Der türkische Vater des in Deutschland geborenen Klägers lebt seit 1994 mit einer Aufenthaltserlaubnis im Bundesgebiet und ist Arbeitnehmer. Den Antrag des im Jahr 2011 geborenen Jungen auf Erteilung einer Aufenthaltserlaubnis hatte der beklagte Landkreis im Februar 2012 abgelehnt, weil sein Lebensunterhalt nicht gesichert sei.
Ein erlaubnisfreier Aufenthalt komme nicht in Betracht, da die hier einschlägige sogenannte Stillhalteklausel des Art. 13 des Assoziationsrats EWG-Türkei (ARB 1/80) auf den Bereich der Familienzusammenführung nicht anwendbar sei, meinte die Behörde.
Dieses Ergebnis bestätigte das Bundesverwaltungsgericht (BVerwG), das die Klage auf Aufhebung der Abschiebungsandrohung und Feststellung, dass der Junge sich rechtmäßig im Bundesgebiet aufhält, am Donnerstag abwies. Auch nach Ansicht der Leipziger Richter kann der Jugendliche, der nach aktueller Rechtslage eine Aufenthaltsgenehmigung braucht, sich nicht darauf berufen, dass noch nicht 16-jährige Türken von dieser Pflicht bis zum Jahr 1997 befreit waren (BVerwG, Urt. v. 06.11.2014, Az 1 C 4.14).
Standstill-Klausel erfasst auch Aufenthaltserlaubnispflicht
Die Standstill-Klausel des Art. 13 des Assoziationsrats EWG-Türkei (ARB 1/80) verbietet es, neue Beschränkungen für den Zugang zum Arbeitsmarkt für türkische Arbeitnehmer und ihre Familienangehörigen einzuführen.
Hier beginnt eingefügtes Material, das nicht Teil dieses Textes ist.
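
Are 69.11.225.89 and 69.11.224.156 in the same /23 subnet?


Mask: 255.255.254.0
69.11.225.89 AND mask = 69.11.224.0
69.11.224.156 AND mask = 69.11.224.0
Yes, same subnet (69.11.224.0)


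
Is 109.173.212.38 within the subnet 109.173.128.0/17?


Subnet network: 109.173.128.0
Test IP AND mask: 109.173.128.0
Yes, 109.173.212.38 is in 109.173.128.0/17


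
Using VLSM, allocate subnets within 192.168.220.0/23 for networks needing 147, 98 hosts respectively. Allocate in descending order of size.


147 hosts -> /24 (254 usable): 192.168.220.0/24
98 hosts -> /25 (126 usable): 192.168.221.0/25
Allocation: 192.168.220.0/24 (147 hosts, 254 usable); 192.168.221.0/25 (98 hosts, 126 usable)


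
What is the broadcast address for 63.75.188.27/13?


Network: 63.72.0.0/13
Host bits = 19
Set all host bits to 1:
Broadcast: 63.79.255.255


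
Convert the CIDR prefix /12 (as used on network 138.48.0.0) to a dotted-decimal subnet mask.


/12 means 12 network bits, 20 host bits
Binary: 11111111111100000000000000000000
Mask: 255.240.0.0


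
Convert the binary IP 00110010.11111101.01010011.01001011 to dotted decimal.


00110010 = 50
11111101 = 253
01010011 = 83
01001011 = 75
IP: 50.253.83.75


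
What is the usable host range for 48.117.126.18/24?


Network: 48.117.126.0
Broadcast: 48.117.126.255
First usable = network + 1
Last usable = broadcast - 1
Range: 48.117.126.1 to 48.117.126.254


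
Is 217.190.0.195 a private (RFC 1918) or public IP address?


RFC 1918 private ranges:
  10.0.0.0/8 (10.0.0.0 - 10.255.255.255)
  172.16.0.0/12 (172.16.0.0 - 172.31.255.255)
  192.168.0.0/16 (192.168.0.0 - 192.168.255.255)
Public (not in any RFC 1918 range)


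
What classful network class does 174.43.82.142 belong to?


First octet: 174
Binary: 10101110
10xxxxxx -> Class B (128-191)
Class B, default mask 255.255.0.0 (/16)


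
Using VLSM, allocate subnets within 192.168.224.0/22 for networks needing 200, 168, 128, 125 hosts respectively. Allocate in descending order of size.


200 hosts -> /24 (254 usable): 192.168.224.0/24
168 hosts -> /24 (254 usable): 192.168.225.0/24
128 hosts -> /24 (254 usable): 192.168.226.0/24
125 hosts -> /25 (126 usable): 192.168.227.0/25
Allocation: 192.168.224.0/24 (200 hosts, 254 usable); 192.168.225.0/24 (168 hosts, 254 usable); 192.168.226.0/24 (128 hosts, 254 usable); 192.168.227.0/25 (125 hosts, 126 usable)


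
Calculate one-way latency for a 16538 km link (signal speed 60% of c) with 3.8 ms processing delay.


Speed = 0.6 * 3e5 km/s = 180000 km/s
Propagation delay = 16538 / 180000 = 0.0919 s = 91.8778 ms
Processing delay = 3.8 ms
Total one-way latency = 95.6778 ms


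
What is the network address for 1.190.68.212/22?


IP:   00000001.10111110.01000100.11010100
Mask: 11111111.11111111.11111100.00000000
AND operation:
Net:  00000001.10111110.01000100.00000000
Network: 1.190.68.0/22


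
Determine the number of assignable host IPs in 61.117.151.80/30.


Host bits = 32 - 30 = 2
Total addresses = 2^2 = 4
Usable = total - 2 (network and broadcast)
Usable hosts: 2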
Dennoch verfügte der damalige Bundesinnenminister Manfred Kanther (CDU) im Jahr 1997, dass auch türkische Jugendliche, die bis dahin von dieser Pflicht befreit gewesen waren, nun eine Aufenthaltsgenehmigung bräuchten, nachdem im Jahr zuvor 2068 Kinder unter 16 Jahren aus den ehemaligen Anwerbestaaten Türkei, Marokko, Tunesien und dem ehemaligen Jugoslawien ohne Begleitung eines Elternteils in die Bundesrepublik eingereist waren.
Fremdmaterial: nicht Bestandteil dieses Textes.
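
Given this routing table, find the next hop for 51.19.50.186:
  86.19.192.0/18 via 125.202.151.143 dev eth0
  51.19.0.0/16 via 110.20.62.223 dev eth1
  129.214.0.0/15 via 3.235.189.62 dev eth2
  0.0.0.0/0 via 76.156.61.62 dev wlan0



Longest prefix match for 51.19.50.186:
  /18 86.19.192.0: no
  /16 51.19.0.0: MATCH
  /15 129.214.0.0: no
  /0 0.0.0.0: MATCH
Selected: next-hop 110.20.62.223 via eth1 (matched /16)


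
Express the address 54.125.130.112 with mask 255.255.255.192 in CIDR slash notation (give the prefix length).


Binary: 11111111.11111111.11111111.11000000
Count leading 1s
Prefix: /26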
Diese Einführung einer Aufenthaltserlaubnispflicht durch § 33 S. 1 Aufenthaltsgesetz (AufenthG) stellte, so auch das BVerwG am Donnerstag, eine neue Beschränkung im Sinne der Standstill-Klausel dar, da sie eine Verschlechterung gegenüber der durch § 2 Abs. 2 Nr. 1 AuslG im Jahr 1965 gewährten Befreiung von der Aufenthaltserlaubnispflicht für unter 16-Jährige darstellt.
Auf das assoziationsrechtliche Verschlechterungsverbot des Art. 13 ARB 1/80 kann der Kläger sich auch berufen. Und dennoch kommt das BVerwG zum Ergebnis, dass der Junge eine Aufenthaltserlaubnis braucht. Dieses Erfordernis diene einem zwingenden Grund des Allgemeininteresses i.S. der neueren Rechtsprechung des Europäischen Gerichtshofs (EuGH), so der 1. Senat. Schließlich bezwecke es eine effektive Zuwanderungskontrolle und sei auch nach Art und Umfang gerechtfertigt.